JEFFERSON CITY, Mo — Two bills — one in the House, one in the Senate — are proposing changes for Title IX rules for those accused of sex crimes on campuses around the state.

Title IX rules are in place to offer resources for a number of issues including sexual assault. Senate Bill 259 and House Bill 573 are essentially the same bill. One lawmaker who sponsors it thinks this would be providing more of a fair shake to those who are accused of sex crimes. 

Senator Gary Romine is sponsoring Senate Bill 259, and he feels that as the rules are now, defendants in sex crimes on campuses are not given a fair shake.  

“The whole title IX issue is about protecting the integrity of both parties, and I think that needs to be protected, and this is a very important program, but there are going to be times when there needs to be an appeal process when the accused has been given a suspension or removed from the campus. They need to have an opportunity for a quick appeal, and this bill is going to facilitate that,” says Romine.  

He says the bill is meant to bring balance between the accuser and the accused. 

Missouri State’s Title IX Coordinator Jill Patterson says the concept of balance and fairness is not a new concept for them.

“One of the most critically important parts of Title IX is that we be fair and supportive to both parties. That’s not a new conversation. That has been a part of Title IX all along, and is currently a part of the guidance from the federal government,” says Patterson. 

While campuses receive guidance from the government, Title IX departments are not a governement law entity. Rather, they operate within the campus, and their investigations can result in the accused student being kicked off campus. 

Criminal Defense Attorney Dee Wampler believes these bills would level the playing field for both parties. 

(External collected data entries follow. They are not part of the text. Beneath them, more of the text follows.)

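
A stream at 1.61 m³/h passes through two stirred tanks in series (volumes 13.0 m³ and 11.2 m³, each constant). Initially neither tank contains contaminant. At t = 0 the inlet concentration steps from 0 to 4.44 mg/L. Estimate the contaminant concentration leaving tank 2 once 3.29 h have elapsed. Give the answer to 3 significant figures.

0.321 mg/L

Time constants: τᵢ = Vᵢ/Q for each well-mixed tank.
τ₁ = 13.0/1.61 = 8.0745 h; τ₂ = 11.2/1.61 = 6.9565 h.
Solving the cascade with C₁(0)=C₂(0)=0 gives C₂(t) = C_in[1 − (τ₁ e^(−t/τ₁) − τ₂ e^(−t/τ₂))/(τ₁ − τ₂)].
At t = 3.29: e^(−t/τ₁) = 0.66534, e^(−t/τ₂) = 0.62317.
C₂ = 4.44·[1 − (8.0745·0.66534 − 6.9565·0.62317)/(1.1180)] = 4.44·0.072247 = 0.32078 mg/L.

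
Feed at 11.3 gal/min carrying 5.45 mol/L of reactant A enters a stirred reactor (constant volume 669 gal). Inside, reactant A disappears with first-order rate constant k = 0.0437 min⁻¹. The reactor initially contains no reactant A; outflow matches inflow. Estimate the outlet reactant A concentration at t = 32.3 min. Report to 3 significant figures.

V dC/dt = Q(C_in − C) − k V C.
This is linear with rate a = Q/V + k = 0.060591 min⁻¹.
C_ss = Q C_in/(Q + kV) = 1.5193 mol/L; C(t) = C_ss + (C₀ − C_ss) e^(−a t).
C(32.3) = 1.5193 + (-1.5193)·e^(−0.060591·32.3) = 1.5193 + (-1.5193)·0.14127 = 1.3047 mol/L.

1.30 mol/L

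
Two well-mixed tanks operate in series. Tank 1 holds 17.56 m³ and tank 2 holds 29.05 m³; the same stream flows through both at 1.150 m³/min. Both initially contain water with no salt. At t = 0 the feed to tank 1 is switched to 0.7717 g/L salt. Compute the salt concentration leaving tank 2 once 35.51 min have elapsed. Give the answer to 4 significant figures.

Each tank obeys Vᵢ dCᵢ/dt = Q(Cᵢ₋₁ − Cᵢ), so τᵢ = Vᵢ/Q.
τ₁ = 17.56/1.150 = 15.2696 min; τ₂ = 29.05/1.150 = 25.2609 min.
Solving the cascade with C₁(0)=C₂(0)=0 gives C₂(t) = C_in[1 − (τ₁ e^(−t/τ₁) − τ₂ e^(−t/τ₂))/(τ₁ − τ₂)].
At t = 35.51: e^(−t/τ₁) = 0.0977306, e^(−t/τ₂) = 0.245188.
C₂ = 0.7717·[1 − (15.2696·0.0977306 − 25.2609·0.245188)/(-9.99130)] = 0.7717·0.529456 = 0.408581 g/L.

0.4086 g/L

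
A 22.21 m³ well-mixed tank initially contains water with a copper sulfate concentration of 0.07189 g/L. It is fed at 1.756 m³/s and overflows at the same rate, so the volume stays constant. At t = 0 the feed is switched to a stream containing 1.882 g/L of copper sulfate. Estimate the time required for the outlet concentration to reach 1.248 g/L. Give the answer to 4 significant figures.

13.27 s

Accumulation = in − out for the solute gives V dC/dt = Q(C_in − C), so τ = V/Q = 12.6481 s.
C(t) = C_in + (C₀ − C_in) e^(−t/τ). Set C = 1.248 and solve for t:
e^(−t/τ) = (C − C_in)/(C₀ − C_in) = (1.248 − 1.882)/(0.07189 − 1.882) = 0.350255
t = −τ ln(…) = 12.6481 × 1.04909 = 13.2690 s.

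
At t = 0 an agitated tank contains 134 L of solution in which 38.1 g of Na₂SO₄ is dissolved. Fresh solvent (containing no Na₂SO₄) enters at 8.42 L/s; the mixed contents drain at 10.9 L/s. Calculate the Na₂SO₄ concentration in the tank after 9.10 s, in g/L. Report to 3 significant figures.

0.152 g/L

Total volume: dV/dt = Q_in − Q_out = -2.4800 L/s, so V(t) = 134 − 2.4800 t and V(9.10) = 111.43 L.
No Na₂SO₄ enters, so dm/dt = −Q_out · (m/V).
Separate: dm/m = −Q_out dt/V(t) ⇒ ln(m/m₀) = −(Q_out/(Q_in−Q_out)) ln(V/V₀).
m = m₀ (V₀/V)^(Q_out/(Q_in−Q_out)) = 38.1 × (134/111.43)^(-4.3952) = 16.939 g.
C = m/V = 16.939/111.43 = 0.15201 g/L.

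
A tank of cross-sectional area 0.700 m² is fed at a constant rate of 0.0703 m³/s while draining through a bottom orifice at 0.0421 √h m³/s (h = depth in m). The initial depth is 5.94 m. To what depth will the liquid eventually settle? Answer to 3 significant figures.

Level balance: A dh/dt = 0.0703 − 0.0421 √h. Setting dh/dt = 0:
Q_in = 0.0421 √h_ss ⇒ √h_ss = 0.0703/0.0421 = 1.6698.
h_ss = 1.6698² = 2.7883 m. (Since h₀ = 5.94 m > h_ss, the level will fall toward this value.)

2.79 m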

“These bills would allow cross-examination, and allow different items of physical evidence in, and it would be a lot more fair if you will, in allowing the accused person due process of law,” says Wampler.  

Patterson says Title IX is not there take sides.  

“We’re here for both parties. Not just for people who feel victimized, but people who are accused as well,” says Patterson. 

These bills would allow accused students to have an appeal hearing in front of the state’s administrative hearing commission.

U.S. Education Secretary Betsy Devos has proposed legislation that would make it tougher to convict someone of a sex crime.

Those proposals are at the federal level, but Sen. Romine says Missouri should get out in front and establish their rules first.